I’ve updated the $SPX live daily chart to illustrate just how far and long an initial counter-trend bounce can go once the market has peaked and a correction has begun. Over the last week or so, I’ve highlighted some potential resistance levels and Fibonacci retracements which often cap counter-trend bounces, all of which prices have moved beyond so far. While I am somewhat surprised at the resiliency of the US stock market over the last few trading sessions, the scope and duration of this bounce is still well within the norm for an initial counter-trend bounce, assuming that my read on the charts is correct (which the next few weeks will likely tell us if so).

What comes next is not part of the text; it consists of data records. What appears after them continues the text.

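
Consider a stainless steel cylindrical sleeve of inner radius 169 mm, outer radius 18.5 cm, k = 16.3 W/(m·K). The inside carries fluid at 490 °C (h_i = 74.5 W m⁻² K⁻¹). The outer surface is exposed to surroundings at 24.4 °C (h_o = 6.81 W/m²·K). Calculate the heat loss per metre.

Q' = 3.33 kW/m

Resistance network (inner→outer):
  R'_conv,in = 1/(2πr h) = 1/(2π·0.169·74.5) = 0.01264 m·K/W
  R'_stainless steel = ln(0.185/0.169)/(2πk) = 0.09046/(2π·16.3) = 8.832×10^-4 m·K/W
  R'_conv,out = 1/(2πr h) = 1/(2π·0.185·6.81) = 0.1263 m·K/W
ΣR = 0.01264 + 8.832×10^-4 + 0.1263 = 0.1398 m·K/W
Q' = ΔT/ΣR = (490 °C − 24.4 °C)/0.1398 = 3330 W/m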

This chart is a static screenshot of the new live $SPX daily chart. I drew a magenta colored trendline from the April 2, 2012 peak in the $SPX to the subsequent lower reaction high that was put in about a month later on May 1, 2012. I then made two identical copies of that trend line which I placed starting at the Sept 14, 2012 peak highs and the recent Sept 19th, 2013 peak high. As copies, all three magenta lines are identical in length (which measures time) & slope (percentage of total retracement of the lower high). The first top back in April 2012 was marked by only one lower high before the most impulsive phase of the correction began. The Sept 2012 peak was followed by two successive lower highs, lasting slightly longer than the first, before the sharp selling kicked in. The current bounce in the $SPX is on track to match the first counter-bounce should the $SPX close around the 1720ish area over the next day or so. Note how at this point, the $SPX is still shy of where it was on those previous two correction in both time and scope (retracement from the initial drop off the peak). Such a move (and reversal) would also stop the MACD (green line) right where it did at the previous two corrections.
I am not implying nor do I expect this correction (again, assuming that I am correct) to play out exactly as those previous corrections did. Maybe the next leg down starts today, maybe tomorrow, or maybe the next big move is to the upside on the way to new highs and then some. I wanted to impress that as “convincing” as the rally over the last several trading sessions has been, we are still well within the norm of where initial counter-trend bounces of substantial market corrections typically terminate, just before the most impulsive selling begins. Bottom line is that it may be best to keep things light for now until we get a better handle on which way this market is likely to head from here. My preference remains to see prices move back below the $SPX rising wedge pattern before adding any more short exposure or waiting until $SPX has clearly taken out the previous highs and unwound or negated most, if not all, of the divergences & other warning signs that continue to persist at this time before moving towards a net-long positioning.